Equation of a Hyperbola Given an Asymptote and a Point

To find the equation of a hyperbola centered at the origin, given the equation of an asymptote $ y = \frac{b}{a} x $ and the coordinates $ P(x_0;y_0) $ of a point on the hyperbola, follow these steps:

First, identify the transverse axis, which is the axis along which the foci are located, to determine the standard form of the hyperbola's equation:

• If the transverse axis is the x-axis, the equation of the hyperbola is $$ \frac{x^2}{a^2} - \frac{y^2}{b^2} = 1 $$
• If the transverse axis is the y-axis, the equation of the hyperbola is $$ \frac{x^2}{a^2} - \frac{y^2}{b^2} = -1 $$

Next, set up a system of equations using the standard form of the hyperbola and the asymptote equation:

$$ \begin{cases} y = \pm \frac{b}{a} x \\ \\ \frac{x^2}{a^2} - \frac{y^2}{b^2} = \pm 1 \end{cases} $$

Substitute $ x $ and $ y $ with the coordinates of the given point $ P(x_0;y_0) $ in the standard form equation:

$$ \begin{cases} y = \pm \frac{b}{a} x \\ \\ \frac{x_0^2}{a^2} - \frac{y_0^2}{b^2} = \pm 1 \end{cases} $$

By solving this system, you can determine the lengths of the semi-axes $ a $ and $ b $, which are necessary to write the equation of the hyperbola.

A Practical Example

Let's find the equation of a hyperbola centered at the origin with foci on the x-axis that passes through the point $ P\left( - \frac{5}{2}, -1 \right) $ and has an asymptote given by $ y= \frac{2}{\sqrt{5}} x $.

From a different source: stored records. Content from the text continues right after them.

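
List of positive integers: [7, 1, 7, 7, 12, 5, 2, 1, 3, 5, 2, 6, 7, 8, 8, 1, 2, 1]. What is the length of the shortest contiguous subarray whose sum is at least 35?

add 7: running sum 7 < 35
add 1: running sum 8 < 35
add 7: running sum 15 < 35
add 7: running sum 22 < 35
add 12: running sum 34 < 35
add 5: shortest ending here [7, 1, 7, 7, 12, 5] sum 39, len 6
add 2: shortest ending here [7, 1, 7, 7, 12, 5, 2] sum 41, len 7
add 1: shortest ending here [1, 7, 7, 12, 5, 2, 1] sum 35, len 7
add 3: shortest ending here [7, 7, 12, 5, 2, 1, 3] sum 37, len 7
add 5: shortest ending here [7, 12, 5, 2, 1, 3, 5] sum 35, len 7
add 2: shortest ending here [7, 12, 5, 2, 1, 3, 5, 2] sum 37, len 8
add 6: shortest ending here [12, 5, 2, 1, 3, 5, 2, 6] sum 36, len 8
add 7: shortest ending here [12, 5, 2, 1, 3, 5, 2, 6, 7] sum 43, len 9
add 8: shortest ending here [5, 2, 1, 3, 5, 2, 6, 7, 8] sum 39, len 9
add 8: shortest ending here [5, 2, 6, 7, 8, 8] sum 36, len 6
add 1: shortest ending here [5, 2, 6, 7, 8, 8, 1] sum 37, len 7
add 2: shortest ending here [5, 2, 6, 7, 8, 8, 1, 2] sum 39, len 8
add 1: shortest ending here [2, 6, 7, 8, 8, 1, 2, 1] sum 35, len 8
Shortest qualifying length: 6.

6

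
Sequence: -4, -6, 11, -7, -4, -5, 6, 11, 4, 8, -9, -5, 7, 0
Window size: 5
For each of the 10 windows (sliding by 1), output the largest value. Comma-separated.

11, 11, 11, 11, 11, 11, 11, 11, 8, 8

-4 -6 11 -7 -4 → max 11
-6 11 -7 -4 -5 → max 11
11 -7 -4 -5 6 → max 11
-7 -4 -5 6 11 → max 11
-4 -5 6 11 4 → max 11
-5 6 11 4 8 → max 11
6 11 4 8 -9 → max 11
11 4 8 -9 -5 → max 11
4 8 -9 -5 7 → max 8
8 -9 -5 7 0 → max 8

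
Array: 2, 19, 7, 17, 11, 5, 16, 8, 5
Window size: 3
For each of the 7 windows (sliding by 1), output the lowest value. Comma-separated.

2, 7, 7, 5, 5, 5, 5

2 19 7 → min 2
19 7 17 → min 7
7 17 11 → min 7
17 11 5 → min 5
11 5 16 → min 5
5 16 8 → min 5
16 8 5 → min 5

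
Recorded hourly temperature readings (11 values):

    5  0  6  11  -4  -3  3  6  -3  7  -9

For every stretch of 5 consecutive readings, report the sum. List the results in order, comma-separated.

(5, 0, 6, 11, -4) → sum 18
(0, 6, 11, -4, -3) → sum 10
(6, 11, -4, -3, 3) → sum 13
(11, -4, -3, 3, 6) → sum 13
(-4, -3, 3, 6, -3) → sum -1
(-3, 3, 6, -3, 7) → sum 10
(3, 6, -3, 7, -9) → sum 4

18, 10, 13, 13, -1, 10, 4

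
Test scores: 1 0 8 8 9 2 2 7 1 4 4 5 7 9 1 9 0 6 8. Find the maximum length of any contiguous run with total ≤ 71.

15

add 1: [1] sum 1, len 1
add 0: [1, 0] sum 1, len 2
add 8: [1, 0, 8] sum 9, len 3
add 8: [1, 0, 8, 8] sum 17, len 4
add 9: [1, 0, 8, 8, 9] sum 26, len 5
add 2: [1, 0, 8, 8, 9, 2] sum 28, len 6
add 2: [1, 0, 8, 8, 9, 2, 2] sum 30, len 7
add 7: [1, 0, 8, 8, 9, 2, 2, 7] sum 37, len 8
add 1: [1, 0, 8, 8, 9, 2, 2, 7, 1] sum 38, len 9
add 4: [1, 0, 8, 8, 9, 2, 2, 7, 1, 4] sum 42, len 10
add 4: [1, 0, 8, 8, 9, 2, 2, 7, 1, 4, 4] sum 46, len 11
add 5: [1, 0, 8, 8, 9, 2, 2, 7, 1, 4, 4, 5] sum 51, len 12
add 7: [1, 0, 8, 8, 9, 2, 2, 7, 1, 4, 4, 5, 7] sum 58, len 13
add 9: [1, 0, 8, 8, 9, 2, 2, 7, 1, 4, 4, 5, 7, 9] sum 67, len 14
add 1: [1, 0, 8, 8, 9, 2, 2, 7, 1, 4, 4, 5, 7, 9, 1] sum 68, len 15
add 9: [8, 9, 2, 2, 7, 1, 4, 4, 5, 7, 9, 1, 9] sum 68, len 13
add 0: [8, 9, 2, 2, 7, 1, 4, 4, 5, 7, 9, 1, 9, 0] sum 68, len 14
add 6: [9, 2, 2, 7, 1, 4, 4, 5, 7, 9, 1, 9, 0, 6] sum 66, len 14
add 8: [2, 2, 7, 1, 4, 4, 5, 7, 9, 1, 9, 0, 6, 8] sum 65, len 14
Longest length seen: 15.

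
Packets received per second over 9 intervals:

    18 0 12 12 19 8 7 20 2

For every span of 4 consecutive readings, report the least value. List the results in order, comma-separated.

0, 0, 8, 7, 7, 2

18 0 12 12 → min 0
0 12 12 19 → min 0
12 12 19 8 → min 8
12 19 8 7 → min 7
19 8 7 20 → min 7
8 7 20 2 → min 2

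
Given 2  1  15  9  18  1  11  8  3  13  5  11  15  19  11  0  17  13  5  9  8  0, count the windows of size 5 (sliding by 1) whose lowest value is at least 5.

(2, 1, 15, 9, 18) → min 1
(1, 15, 9, 18, 1) → min 1
(15, 9, 18, 1, 11) → min 1
(9, 18, 1, 11, 8) → min 1
(18, 1, 11, 8, 3) → min 1
(1, 11, 8, 3, 13) → min 1
(11, 8, 3, 13, 5) → min 3
(8, 3, 13, 5, 11) → min 3
(3, 13, 5, 11, 15) → min 3
(13, 5, 11, 15, 19) → min 5  ≥ 5 ✓
(5, 11, 15, 19, 11) → min 5  ≥ 5 ✓
(11, 15, 19, 11, 0) → min 0
(15, 19, 11, 0, 17) → min 0
(19, 11, 0, 17, 13) → min 0
(11, 0, 17, 13, 5) → min 0
(0, 17, 13, 5, 9) → min 0
(17, 13, 5, 9, 8) → min 5  ≥ 5 ✓
(13, 5, 9, 8, 0) → min 0
3 windows satisfy the condition.

3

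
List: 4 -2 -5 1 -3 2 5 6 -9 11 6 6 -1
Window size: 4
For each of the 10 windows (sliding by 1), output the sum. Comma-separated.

Sliding a size-4 window across the 13 values:
[4, -2, -5, 1] → sum -2
[-2, -5, 1, -3] → sum -9
[-5, 1, -3, 2] → sum -5
[1, -3, 2, 5] → sum 5
[-3, 2, 5, 6] → sum 10
[2, 5, 6, -9] → sum 4
[5, 6, -9, 11] → sum 13
[6, -9, 11, 6] → sum 14
[-9, 11, 6, 6] → sum 14
[11, 6, 6, -1] → sum 22

-2, -9, -5, 5, 10, 4, 13, 14, 14, 22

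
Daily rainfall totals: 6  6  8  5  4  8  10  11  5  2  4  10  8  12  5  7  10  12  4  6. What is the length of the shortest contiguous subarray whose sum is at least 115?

add 6: running sum 6 < 115
add 6: running sum 12 < 115
add 8: running sum 20 < 115
add 5: running sum 25 < 115
add 4: running sum 29 < 115
add 8: running sum 37 < 115
add 10: running sum 47 < 115
add 11: running sum 58 < 115
add 5: running sum 63 < 115
add 2: running sum 65 < 115
add 4: running sum 69 < 115
add 10: running sum 79 < 115
add 8: running sum 87 < 115
add 12: running sum 99 < 115
add 5: running sum 104 < 115
add 7: running sum 111 < 115
add 10: shortest ending here [6, 8, 5, 4, 8, 10, 11, 5, 2, 4, 10, 8, 12, 5, 7, 10] sum 115, len 16
add 12: shortest ending here [8, 5, 4, 8, 10, 11, 5, 2, 4, 10, 8, 12, 5, 7, 10, 12] sum 121, len 16
add 4: shortest ending here [5, 4, 8, 10, 11, 5, 2, 4, 10, 8, 12, 5, 7, 10, 12, 4] sum 117, len 16
add 6: shortest ending here [4, 8, 10, 11, 5, 2, 4, 10, 8, 12, 5, 7, 10, 12, 4, 6] sum 118, len 16
Shortest qualifying length: 16.

16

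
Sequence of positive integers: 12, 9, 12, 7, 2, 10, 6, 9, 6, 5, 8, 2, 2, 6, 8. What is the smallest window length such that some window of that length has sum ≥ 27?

3

add 12: running sum 12 < 27
add 9: running sum 21 < 27
add 12: shortest ending here [12, 9, 12] sum 33, len 3
add 7: shortest ending here [9, 12, 7] sum 28, len 3
add 2: shortest ending here [9, 12, 7, 2] sum 30, len 4
add 10: shortest ending here [12, 7, 2, 10] sum 31, len 4
add 6: shortest ending here [12, 7, 2, 10, 6] sum 37, len 5
add 9: shortest ending here [2, 10, 6, 9] sum 27, len 4
add 6: shortest ending here [10, 6, 9, 6] sum 31, len 4
add 5: shortest ending here [10, 6, 9, 6, 5] sum 36, len 5
add 8: shortest ending here [9, 6, 5, 8] sum 28, len 4
add 2: shortest ending here [9, 6, 5, 8, 2] sum 30, len 5
add 2: shortest ending here [9, 6, 5, 8, 2, 2] sum 32, len 6
add 6: shortest ending here [6, 5, 8, 2, 2, 6] sum 29, len 6
add 8: shortest ending here [5, 8, 2, 2, 6, 8] sum 31, len 6
Shortest qualifying length: 3.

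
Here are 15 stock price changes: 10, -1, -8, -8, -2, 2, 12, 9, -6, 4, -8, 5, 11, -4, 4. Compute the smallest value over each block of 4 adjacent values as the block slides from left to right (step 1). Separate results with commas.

10 -1 -8 -8 → min -8
-1 -8 -8 -2 → min -8
-8 -8 -2 2 → min -8
-8 -2 2 12 → min -8
-2 2 12 9 → min -2
2 12 9 -6 → min -6
12 9 -6 4 → min -6
9 -6 4 -8 → min -8
-6 4 -8 5 → min -8
4 -8 5 11 → min -8
-8 5 11 -4 → min -8
5 11 -4 4 → min -4

-8, -8, -8, -8, -2, -6, -6, -8, -8, -8, -8, -4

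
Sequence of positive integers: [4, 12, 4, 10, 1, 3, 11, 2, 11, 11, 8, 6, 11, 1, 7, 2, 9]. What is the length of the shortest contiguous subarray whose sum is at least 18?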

Since the foci are on the x-axis, the standard form of the hyperbola's equation is:

$$ \frac{x^2}{a^2} - \frac{y^2}{b^2} = 1 $$

Substituting the coordinates of the point $ P\left( - \frac{5}{2}, -1 \right) $ into the equation, we have:

$$ \frac{\left( - \frac{5}{2} \right)^2}{a^2} - \frac{(-1)^2}{b^2} = 1 $$

$$ \frac{\frac{25}{4}}{a^2} - \frac{1}{b^2} = 1 $$

$$ \frac{25}{4a^2} - \frac{1}{b^2} = 1 $$

Next, we set up a system of equations using the asymptote and the hyperbola equations with the known point:

$$ \begin{cases} y= \frac{2}{\sqrt{5}} x \\ \\ \frac{25}{4a^2} - \frac{1}{b^2} = 1 \end{cases} $$

Given that the asymptote can be written as $ y = \frac{b}{a} x $, we can write:

$$ \begin{cases} \frac{b}{a} x = \frac{2}{\sqrt{5}} x \\ \\ \frac{25}{4a^2} - \frac{1}{b^2} = 1 \end{cases} $$

$$ \begin{cases} \frac{b}{a} = \frac{2}{\sqrt{5}} \\ \\ \frac{25}{4a^2} - \frac{1}{b^2} = 1 \end{cases} $$

$$ \begin{cases} b = \frac{2}{\sqrt{5}} a \\ \\ \frac{25}{4a^2} - \frac{1}{b^2} = 1 \end{cases} $$

Substituting $ b = \frac{2}{\sqrt{5}} a $ into the second equation gives:

$$ \begin{cases} b = \frac{2}{\sqrt{5}} a \\ \\ \frac{25}{4a^2} - \frac{1}{\left( \frac{2}{\sqrt{5}} a \right)^2} = 1 \end{cases} $$

$$ \begin{cases} b = \frac{2}{\sqrt{5}} a \\ \\ \frac{25}{4a^2} - \frac{1}{\frac{4a^2}{5}} = 1 \end{cases} $$

$$ \begin{cases} b = \frac{2}{\sqrt{5}} a \\ \\ \frac{25}{4a^2} - \frac{5}{4a^2} = 1 \end{cases} $$

$$ \begin{cases} b = \frac{2}{\sqrt{5}} a \\ \\ \frac{25 - 5}{4a^2} = 1 \end{cases} $$

$$ \begin{cases} b = \frac{2}{\sqrt{5}} a \\ \\ \frac{20}{4a^2} = 1 \end{cases} $$

$$ \begin{cases} b = \frac{2}{\sqrt{5}} a \\ \\ \frac{5}{a^2} = 1 \end{cases} $$

$$ \begin{cases} b = \frac{2}{\sqrt{5}} a \\ \\ a^2 = 5 \end{cases} $$

$$ \begin{cases} b = \frac{2}{\sqrt{5}} a \\ \\ a = \sqrt{5} \end{cases} $$

With $ a = \sqrt{5} $ determined, substitute this value into the first equation to find $ b $:

$$ \begin{cases} b = \frac{2}{\sqrt{5}} \cdot \sqrt{5} \\ \\ a = \sqrt{5} \end{cases} $$

$$ \begin{cases} b = 2 \\ \\ a = \sqrt{5} \end{cases} $$

Now that we know the semi-axes $ a = \sqrt{5} $ and $ b=2 $, we can complete the equation of the hyperbola:

$$ \frac{x^2}{a^2} - \frac{y^2}{b^2} = 1 $$

$$ \frac{x^2}{(\sqrt{5})^2} - \frac{y^2}{2^2} = 1 $$

$$ \frac{x^2}{5} - \frac{y^2}{4} = 1 $$

This is the equation of the hyperbola centered at the origin with its foci on the x-axis, passing through the point $ P\left( - \frac{5}{2}, -1 \right) $ and having an asymptote $ y = \frac{2}{\sqrt{5}} x $.

And so on.